Libby and Peter challenged the 2007 Will on the basis that Daphne lacked testamentary capacity at the time of its execution and/or she did not know or approve of its contents.
The judge stated that it is presumed that every person has mental capacity until the contrary is proved and the burden of proving such testamentary capacity at the time of execution rests on the person who seeks to propound the Will. It is for the court to determine the issue of capacity on the totality of both medical and lay evidence –Hanbury v Hanbury (1892)8 TLR 559.
The test for testamentary capacity laid down in Banks v Goodfellow (1870) LR 5 QB 549 applied:
It is essential that a testator shall:
- understand the nature of the act and its effects;
- understand the extent of the property of which he is disposing; and
- be able to comprehend and appreciate the claims to which he should give effect.
The test of capacity is issue-specific and the question must be considered in relation to the particular transaction and its nature and complexity Hoff v Atherton  WTLR 99.

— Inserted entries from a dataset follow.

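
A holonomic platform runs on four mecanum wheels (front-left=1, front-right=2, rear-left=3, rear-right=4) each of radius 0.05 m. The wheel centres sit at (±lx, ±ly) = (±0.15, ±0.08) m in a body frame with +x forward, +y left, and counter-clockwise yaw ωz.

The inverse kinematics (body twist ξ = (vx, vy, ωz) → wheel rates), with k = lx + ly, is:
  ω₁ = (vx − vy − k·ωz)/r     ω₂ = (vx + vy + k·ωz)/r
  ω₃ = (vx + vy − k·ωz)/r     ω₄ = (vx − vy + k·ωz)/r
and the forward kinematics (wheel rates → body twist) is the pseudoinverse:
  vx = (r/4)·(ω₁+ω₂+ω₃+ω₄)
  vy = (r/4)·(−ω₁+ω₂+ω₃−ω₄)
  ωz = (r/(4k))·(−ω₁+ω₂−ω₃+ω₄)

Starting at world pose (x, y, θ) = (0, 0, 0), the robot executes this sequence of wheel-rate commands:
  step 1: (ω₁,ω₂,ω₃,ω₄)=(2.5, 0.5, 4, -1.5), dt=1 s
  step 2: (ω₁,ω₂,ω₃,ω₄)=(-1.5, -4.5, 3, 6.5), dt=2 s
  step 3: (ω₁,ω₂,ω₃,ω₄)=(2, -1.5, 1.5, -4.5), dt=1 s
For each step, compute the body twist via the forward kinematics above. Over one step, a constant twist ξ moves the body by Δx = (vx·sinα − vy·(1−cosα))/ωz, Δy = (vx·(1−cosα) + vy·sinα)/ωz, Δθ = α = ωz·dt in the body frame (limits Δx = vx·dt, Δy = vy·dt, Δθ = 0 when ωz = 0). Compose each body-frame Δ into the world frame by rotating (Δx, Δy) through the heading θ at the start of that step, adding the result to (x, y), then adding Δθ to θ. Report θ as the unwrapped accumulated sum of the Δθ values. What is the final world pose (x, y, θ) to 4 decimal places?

step 1: ξ=(vx,vy,ωz)=(0.0688, 0.0438, -0.4076), dt=1.0 → body Δ=(0.0757, 0.0287, -0.4076) → world pose (0.0757, 0.0287, -0.4076)
step 2: ξ=(vx,vy,ωz)=(0.0438, -0.0812, 0.0272), dt=2.0 → body Δ=(0.0919, -0.1600, 0.0543) → world pose (0.0966, -0.1546, -0.3533)
step 3: ξ=(vx,vy,ωz)=(-0.0312, 0.0312, -0.5163), dt=1.0 → body Δ=(-0.0220, 0.0378, -0.5163) → world pose (0.0890, -0.1116, -0.8696)

(0.0890, -0.1116, -0.8696)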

Where the suspicion of the court is aroused the propounder of the Will has the burden of proving affirmatively that the deceased knew and approved of the Will he was executing Barry v Butlin (1838) 2 Moo PC 480. The greater the suspicion the harder it is for the propounder of the Will to dispel that suspicion and the court is to take a properly objective approach Wintle v Nye  1 WLR 284.
The judge found that there was a significant loss of capacity after the summer of 2006, despite some evidence to the contrary and in that context he reviewed the Will-making process. He found that Daphne loved all 3 of her children very much and in his judgment, in equal measure. He did not find that Daphne had fallen out with any of her children and remained close to all of them. On the basis of the evidence he found that if Daphne had decided to leave Peter out of her Will, she would have discussed this with Peter herself. “I consider it more likely that Julia Hawes did not think it right that her mother should pay for the kitchen and bathroom… and she was cross with the arrangement.”

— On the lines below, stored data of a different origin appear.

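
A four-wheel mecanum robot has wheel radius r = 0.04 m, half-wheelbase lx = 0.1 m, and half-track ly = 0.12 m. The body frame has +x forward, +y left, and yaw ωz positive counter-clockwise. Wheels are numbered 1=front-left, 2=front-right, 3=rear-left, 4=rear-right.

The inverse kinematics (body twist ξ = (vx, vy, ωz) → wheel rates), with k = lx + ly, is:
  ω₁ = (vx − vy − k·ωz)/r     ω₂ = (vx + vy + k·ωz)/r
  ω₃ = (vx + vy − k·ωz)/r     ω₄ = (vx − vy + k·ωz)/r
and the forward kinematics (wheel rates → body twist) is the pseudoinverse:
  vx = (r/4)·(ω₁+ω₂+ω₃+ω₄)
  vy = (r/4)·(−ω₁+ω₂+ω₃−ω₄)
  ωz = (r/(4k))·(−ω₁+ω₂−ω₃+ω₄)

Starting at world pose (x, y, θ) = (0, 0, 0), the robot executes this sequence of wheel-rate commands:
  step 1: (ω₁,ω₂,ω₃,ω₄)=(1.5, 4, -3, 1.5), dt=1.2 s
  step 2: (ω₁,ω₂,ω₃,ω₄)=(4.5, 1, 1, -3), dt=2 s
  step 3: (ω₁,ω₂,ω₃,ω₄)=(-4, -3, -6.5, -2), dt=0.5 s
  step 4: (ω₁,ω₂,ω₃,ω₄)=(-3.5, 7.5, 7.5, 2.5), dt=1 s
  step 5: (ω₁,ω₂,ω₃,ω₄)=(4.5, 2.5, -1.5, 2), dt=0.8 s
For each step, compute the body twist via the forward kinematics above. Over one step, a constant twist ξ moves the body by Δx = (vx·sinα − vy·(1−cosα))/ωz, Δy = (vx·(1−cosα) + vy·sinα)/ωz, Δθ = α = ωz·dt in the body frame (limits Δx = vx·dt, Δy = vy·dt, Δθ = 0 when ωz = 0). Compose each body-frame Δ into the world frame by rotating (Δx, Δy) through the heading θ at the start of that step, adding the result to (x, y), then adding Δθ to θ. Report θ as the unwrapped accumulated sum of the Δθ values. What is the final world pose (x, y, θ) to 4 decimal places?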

He found evidence which supported the contention that it was Julia who was directing the Will making process and was present while instructions were given. He felt that the appointment for signing the Will in January 2007 could sensibly have been rearranged as Daphne had fallen in the preceding 2 weeks and was suffering from poor health generally at that time.
The judge held that Daphne failed the third limb of the Banks v Goodfellow test as she did not have the necessary degree of understanding either when giving instructions for or when executing the 2007 Will to comprehend and appreciate the claims to which she should give effect. Even if she did have testamentary capacity (contrary to his judgment) he found that she lacked the appropriate knowledge and approval of it. The 1996 Will was to be admitted to probate and not the 2007 Will.

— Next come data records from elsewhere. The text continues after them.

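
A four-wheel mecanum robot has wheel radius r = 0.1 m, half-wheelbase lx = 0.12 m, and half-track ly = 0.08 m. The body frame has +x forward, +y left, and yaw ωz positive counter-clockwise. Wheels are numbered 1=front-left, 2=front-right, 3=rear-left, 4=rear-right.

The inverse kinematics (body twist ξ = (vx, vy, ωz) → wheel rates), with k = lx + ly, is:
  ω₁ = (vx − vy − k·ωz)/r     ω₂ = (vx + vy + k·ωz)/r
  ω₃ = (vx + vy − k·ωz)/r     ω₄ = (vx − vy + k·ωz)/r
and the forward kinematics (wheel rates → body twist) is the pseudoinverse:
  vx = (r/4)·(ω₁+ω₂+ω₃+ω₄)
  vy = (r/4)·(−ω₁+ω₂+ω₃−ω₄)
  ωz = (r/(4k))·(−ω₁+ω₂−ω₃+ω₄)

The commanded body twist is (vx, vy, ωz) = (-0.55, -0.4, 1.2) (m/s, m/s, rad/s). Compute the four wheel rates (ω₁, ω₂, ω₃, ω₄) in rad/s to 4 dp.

k = lx + ly = 0.12 + 0.08 = 0.2000;  k·ωz = 0.2000·1.2 = 0.2400
ω₁ (FL) = (vx − vy − k·ωz)/r = -0.3900/0.1 = -3.9000
ω₂ (FR) = (vx + vy + k·ωz)/r = -0.7100/0.1 = -7.1000
ω₃ (RL) = (vx + vy − k·ωz)/r = -1.1900/0.1 = -11.9000
ω₄ (RR) = (vx − vy + k·ωz)/r = 0.0900/0.1 = 0.9000

(-3.9000, -7.1000, -11.9000, 0.9000)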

- In this case, the solicitor did not record when Julia left the room (if at all) while instructions were given for the new Will. Particularly if there is an unusual provision, such as excluding a child, careful notes should be recorded of who was present at the meeting or when they left the room so there is clear evidence of who was giving the instructions.
- Best practice is for only the testator to be present in the room or if another person is present at their request, a clear record should be kept of who gave which instructions.
- In this case, the solicitor did not send out a draft of the Will for Daphne to read through before the execution meeting, merely reading it over to her at the meeting. Particularly in the case of elderly clients, it is good practice to send a draft out so that the client has time to consider and reflect on the provisions before attending the execution meeting.